Six people are missing after a private jet carrying out a medical evacuation from Thailand to Russia crashed in a remote area of Afghanistan after straying from its flight plan and disappearing from radar screens.
A regional spokesperson said the crash happened on Saturday in a mountainous area near Zebak district in Badakhshan province, adding that a rescue team had been dispatched but would take 12 hours to reach the crash site.
Zebak, a sparsely populated rural, mountainous area, is about 150 miles (250km) north-east of Afghanistan’s capital, Kabul.
Russian aviation authorities said two passengers and four crew members were onboard the charter ambulance flight, which was travelling from Utapao airport, near Pattaya, to Moscow via India and Uzbekistan.

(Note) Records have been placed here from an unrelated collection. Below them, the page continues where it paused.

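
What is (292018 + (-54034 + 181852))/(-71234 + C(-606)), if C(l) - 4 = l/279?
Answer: -9761187/1656148 ≈ -5.8939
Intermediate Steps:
C(l) = 4 + l/279
(292018 + (-54034 + 181852))/(-71234 + C(-606)) = (292018 + (-54034 + 181852))/(-71234 + (4 + (1/279)*(-606))) = (292018 + 127818)/(-71234 + (4 - 202/93)) = 419836/(-71234 + 170/93) = 419836/(-6624592/93) = 419836*(-93/6624592) = -9761187/1656148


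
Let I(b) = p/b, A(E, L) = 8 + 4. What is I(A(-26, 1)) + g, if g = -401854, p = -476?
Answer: -1205681/3 ≈ -4.0189e+5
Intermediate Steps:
A(E, L) = 12
I(b) = -476/b
I(A(-26, 1)) + g = -476/12 - 401854 = -476*1/12 - 401854 = -119/3 - 401854 = -1205681/3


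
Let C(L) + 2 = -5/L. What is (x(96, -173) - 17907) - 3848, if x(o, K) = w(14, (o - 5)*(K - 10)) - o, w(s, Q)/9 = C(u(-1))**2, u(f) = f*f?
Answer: -21410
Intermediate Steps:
u(f) = f**2
C(L) = -2 - 5/L
w(s, Q) = 441 (w(s, Q) = 9*(-2 - 5/((-1)**2))**2 = 9*(-2 - 5/1)**2 = 9*(-2 - 5*1)**2 = 9*(-2 - 5)**2 = 9*(-7)**2 = 9*49 = 441)
x(o, K) = 441 - o
(x(96, -173) - 17907) - 3848 = ((441 - 1*96) - 17907) - 3848 = ((441 - 96) - 17907) - 3848 = (345 - 17907) - 3848 = -17562 - 3848 = -21410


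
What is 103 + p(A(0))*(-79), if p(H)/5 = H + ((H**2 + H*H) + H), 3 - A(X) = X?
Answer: -9377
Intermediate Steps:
A(X) = 3 - X
p(H) = 10*H + 10*H**2 (p(H) = 5*(H + ((H**2 + H*H) + H)) = 5*(H + ((H**2 + H**2) + H)) = 5*(H + (2*H**2 + H)) = 5*(H + (H + 2*H**2)) = 5*(2*H + 2*H**2) = 10*H + 10*H**2)
103 + p(A(0))*(-79) = 103 + (10*(3 - 1*0)*(1 + (3 - 1*0)))*(-79) = 103 + (10*(3 + 0)*(1 + (3 + 0)))*(-79) = 103 + (10*3*(1 + 3))*(-79) = 103 + (10*3*4)*(-79) = 103 + 120*(-79) = 103 - 9480 = -9377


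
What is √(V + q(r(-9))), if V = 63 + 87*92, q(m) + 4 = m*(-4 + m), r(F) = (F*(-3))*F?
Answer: 2*√17021 ≈ 260.93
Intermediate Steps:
r(F) = -3*F² (r(F) = (-3*F)*F = -3*F²)
q(m) = -4 + m*(-4 + m)
V = 8067 (V = 63 + 8004 = 8067)
√(V + q(r(-9))) = √(8067 + (-4 + (-3*(-9)²)² - (-12)*(-9)²)) = √(8067 + (-4 + (-3*81)² - (-12)*81)) = √(8067 + (-4 + (-243)² - 4*(-243))) = √(8067 + (-4 + 59049 + 972)) = √(8067 + 60017) = √68084 = 2*√17021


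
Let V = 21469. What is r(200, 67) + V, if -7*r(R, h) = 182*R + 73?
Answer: 113810/7 ≈ 16259.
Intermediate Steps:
r(R, h) = -73/7 - 26*R (r(R, h) = -(182*R + 73)/7 = -(73 + 182*R)/7 = -73/7 - 26*R)
r(200, 67) + V = (-73/7 - 26*200) + 21469 = (-73/7 - 5200) + 21469 = -36473/7 + 21469 = 113810/7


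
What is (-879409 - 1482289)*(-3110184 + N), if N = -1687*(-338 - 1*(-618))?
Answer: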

“Onboard was a bedridden patient in serious condition, a Russian citizen, who was transported from one of the hospitals in Pattaya to Russia,” the RIA news agency reported, citing a source at the Thai airport.
“She was accompanied by her husband, a private entrepreneur, also a Russian citizen, who paid for the flight.”
Several Russian media outlets said the passengers were a couple from Volgodonsk in southern Russia.
A manifest list for the plane, published by the Shot news outlet, appeared to show the crew were Russian nationals too.
Shot said the pilot of the jet – a Russian-registered, French-made Dassault Aviation Falcon 10 manufactured in 1978 – warned that fuel was running low and said the plane would try to land at an airport in Tajikistan. The pilot reported that one engine had stopped, followed by the second one. Twenty-five minutes after the initial call, the plane vanished from radar screens.
Tracking data from FlightRadar24 for the aircraft, analysed by the Associated Press, showed its last position just south of the city of Peshawar, Pakistan, at about 1330GMT on Saturday.
On Sunday, Afghan police said they had received reports of a plane crash in Badakhshan.
The Taliban-run Afghan aviation ministry, which is investigating the incident, said in a statement on X that the plane’s planned route did not include passing through Afghanistan’s airspace and that the jet’s deviation from its planned route was “probably due to technical issues”.
Russia’s investigative committee said it had opened a criminal case to determine whether safety rules had been violated.
The plane’s reported owner, a small Russian company called Athletic Group LLC, did not immediately respond to a request for comment.
International carriers have largely avoided Afghanistan since the Taliban’s 2021 takeover of the country. Those that briefly fly over rush through Afghan airspace for only a few minutes while over Badakhshan province’s Wakhan corridor, a narrow panhandle that juts out of the east of the country between Tajikistan and Pakistan.
Typically, aircraft heading toward the corridor make a sharp turn north near Peshawar and follow the Pakistani border before briefly entering Afghanistan. Zebak is close to the start of the Wakhan corridor.